The exception to this cap on whole home rentals, which is the Expedia Group and its Vrbo subsidiary’s core short-term rental offering, is in San Diego’s Mission Beach neighborhood. The town council of Mission Beach, which has long been a vacation rental stronghold, and Expedia-union agreement call for allowing another 1,086 vacation rentals there that wouldn’t count against the citywide cap.
There would be limits on real estate speculation because individuals and LLCs would be barred from holding more than one permit at a time, under the tentative agreement.
In one portion of the agreement relevant to Airbnb, short-term rentals where the permanent resident is present would have no limits on the number of days they can be rented.
But in situations where the “the lodging will be owned or sub-leased with permission of the owner and rented as a STR (short-term rental),” then the maximum number of days the unit can be rented annually is capped at 30.
Property listings would have to display a permit number, and would be deactivated without one.

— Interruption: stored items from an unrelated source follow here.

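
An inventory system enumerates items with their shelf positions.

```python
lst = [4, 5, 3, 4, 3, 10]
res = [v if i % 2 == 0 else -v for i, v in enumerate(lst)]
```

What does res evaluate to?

Step 1: For each (i, v), keep v if i is even, negate if odd:
  i=0 (even): keep 4
  i=1 (odd): negate to -5
  i=2 (even): keep 3
  i=3 (odd): negate to -4
  i=4 (even): keep 3
  i=5 (odd): negate to -10
Therefore res = [4, -5, 3, -4, 3, -10].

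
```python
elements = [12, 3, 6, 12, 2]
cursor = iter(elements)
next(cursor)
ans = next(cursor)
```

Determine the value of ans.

Step 1: Create iterator over [12, 3, 6, 12, 2].
Step 2: next() consumes 12.
Step 3: next() returns 3.
Therefore ans = 3.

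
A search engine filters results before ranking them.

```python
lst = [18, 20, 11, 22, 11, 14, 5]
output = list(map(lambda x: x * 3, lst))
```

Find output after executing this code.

Step 1: Apply lambda x: x * 3 to each element:
  18 -> 54
  20 -> 60
  11 -> 33
  22 -> 66
  11 -> 33
  14 -> 42
  5 -> 15
Therefore output = [54, 60, 33, 66, 33, 42, 15].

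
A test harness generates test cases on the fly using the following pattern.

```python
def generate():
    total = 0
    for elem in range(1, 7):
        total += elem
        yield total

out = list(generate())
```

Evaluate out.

Step 1: Generator accumulates running sum:
  elem=1: total = 1, yield 1
  elem=2: total = 3, yield 3
  elem=3: total = 6, yield 6
  elem=4: total = 10, yield 10
  elem=5: total = 15, yield 15
  elem=6: total = 21, yield 21
Therefore out = [1, 3, 6, 10, 15, 21].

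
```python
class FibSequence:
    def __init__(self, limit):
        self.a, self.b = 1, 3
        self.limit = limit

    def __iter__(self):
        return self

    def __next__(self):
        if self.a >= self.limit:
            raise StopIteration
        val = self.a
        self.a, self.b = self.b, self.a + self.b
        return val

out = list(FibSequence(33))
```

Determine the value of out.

Step 1: Fibonacci-like sequence (a=1, b=3) until >= 33:
  Yield 1, then a,b = 3,4
  Yield 3, then a,b = 4,7
  Yield 4, then a,b = 7,11
  Yield 7, then a,b = 11,18
  Yield 11, then a,b = 18,29
  Yield 18, then a,b = 29,47
  Yield 29, then a,b = 47,76
Step 2: 47 >= 33, stop.
Therefore out = [1, 3, 4, 7, 11, 18, 29].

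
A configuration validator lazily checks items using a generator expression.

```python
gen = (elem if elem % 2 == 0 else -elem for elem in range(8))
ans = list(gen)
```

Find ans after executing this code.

Step 1: For each elem in range(8), yield elem if even, else -elem:
  elem=0: even, yield 0
  elem=1: odd, yield -1
  elem=2: even, yield 2
  elem=3: odd, yield -3
  elem=4: even, yield 4
  elem=5: odd, yield -5
  elem=6: even, yield 6
  elem=7: odd, yield -7
Therefore ans = [0, -1, 2, -3, 4, -5, 6, -7].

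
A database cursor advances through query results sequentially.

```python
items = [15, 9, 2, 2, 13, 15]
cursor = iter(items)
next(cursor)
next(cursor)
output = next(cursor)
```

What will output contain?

Step 1: Create iterator over [15, 9, 2, 2, 13, 15].
Step 2: next() consumes 15.
Step 3: next() consumes 9.
Step 4: next() returns 2.
Therefore output = 2.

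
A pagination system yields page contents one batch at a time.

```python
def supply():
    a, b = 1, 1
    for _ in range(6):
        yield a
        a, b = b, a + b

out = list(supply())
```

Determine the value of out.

Step 1: Fibonacci-like sequence starting with a=1, b=1:
  Iteration 1: yield a=1, then a,b = 1,2
  Iteration 2: yield a=1, then a,b = 2,3
  Iteration 3: yield a=2, then a,b = 3,5
  Iteration 4: yield a=3, then a,b = 5,8
  Iteration 5: yield a=5, then a,b = 8,13
  Iteration 6: yield a=8, then a,b = 13,21
Therefore out = [1, 1, 2, 3, 5, 8].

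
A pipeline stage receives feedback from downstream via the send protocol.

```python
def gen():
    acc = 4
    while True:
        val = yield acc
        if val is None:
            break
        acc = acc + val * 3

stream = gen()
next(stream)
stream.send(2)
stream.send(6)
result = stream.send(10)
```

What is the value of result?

Step 1: next() -> yield acc=4.
Step 2: send(2) -> val=2, acc = 4 + 2*3 = 10, yield 10.
Step 3: send(6) -> val=6, acc = 10 + 6*3 = 28, yield 28.
Step 4: send(10) -> val=10, acc = 28 + 10*3 = 58, yield 58.
Therefore result = 58.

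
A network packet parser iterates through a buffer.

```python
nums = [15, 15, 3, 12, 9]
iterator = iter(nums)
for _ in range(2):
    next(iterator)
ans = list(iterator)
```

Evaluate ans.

Step 1: Create iterator over [15, 15, 3, 12, 9].
Step 2: Advance 2 positions (consuming [15, 15]).
Step 3: list() collects remaining elements: [3, 12, 9].
Therefore ans = [3, 12, 9].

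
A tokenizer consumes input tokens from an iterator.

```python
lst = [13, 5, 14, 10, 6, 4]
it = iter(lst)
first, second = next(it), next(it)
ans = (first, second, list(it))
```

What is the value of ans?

Step 1: Create iterator over [13, 5, 14, 10, 6, 4].
Step 2: first = 13, second = 5.
Step 3: Remaining elements: [14, 10, 6, 4].
Therefore ans = (13, 5, [14, 10, 6, 4]).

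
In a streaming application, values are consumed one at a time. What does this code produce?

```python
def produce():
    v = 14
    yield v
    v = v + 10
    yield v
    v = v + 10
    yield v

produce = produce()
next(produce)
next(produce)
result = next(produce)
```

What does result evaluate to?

Step 1: Trace through generator execution:
  Yield 1: v starts at 14, yield 14
  Yield 2: v = 14 + 10 = 24, yield 24
  Yield 3: v = 24 + 10 = 34, yield 34
Step 2: First next() gets 14, second next() gets the second value, third next() yields 34.
Therefore result = 34.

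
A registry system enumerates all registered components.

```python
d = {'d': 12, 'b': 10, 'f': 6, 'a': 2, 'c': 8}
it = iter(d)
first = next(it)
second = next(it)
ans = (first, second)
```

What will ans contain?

Step 1: iter(d) iterates over keys: ['d', 'b', 'f', 'a', 'c'].
Step 2: first = next(it) = 'd', second = next(it) = 'b'.
Therefore ans = ('d', 'b').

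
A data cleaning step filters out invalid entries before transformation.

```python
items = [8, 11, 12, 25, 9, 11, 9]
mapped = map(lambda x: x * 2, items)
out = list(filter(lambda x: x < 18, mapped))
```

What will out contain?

Step 1: Map x * 2:
  8 -> 16
  11 -> 22
  12 -> 24
  25 -> 50
  9 -> 18
  11 -> 22
  9 -> 18
Step 2: Filter for < 18:
  16: kept
  22: removed
  24: removed
  50: removed
  18: removed
  22: removed
  18: removed
Therefore out = [16].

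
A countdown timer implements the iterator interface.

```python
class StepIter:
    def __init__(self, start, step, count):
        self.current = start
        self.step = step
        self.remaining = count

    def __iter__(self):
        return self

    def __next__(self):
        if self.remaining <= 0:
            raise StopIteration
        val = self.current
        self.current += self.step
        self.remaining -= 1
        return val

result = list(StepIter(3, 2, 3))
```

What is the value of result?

Step 1: StepIter starts at 3, increments by 2, for 3 steps:
  Yield 3, then current += 2
  Yield 5, then current += 2
  Yield 7, then current += 2
Therefore result = [3, 5, 7].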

The city would create a registry of the permit holders. (See the memorandum of understanding embedded below for more details.)
In sum, the agreement would significantly diminish the number of short-term rentals in the city, and give communities some safeguards, such as mandating a two-night minimum for vacation rentals, but it would provide a legal framework for the sector.
Correction: The coalition that worked on a referendum in San Diego included Airbnb, Expedia Group, and Share San Diego, so it wasn’t just “Airbnb-backed,” as initially reported.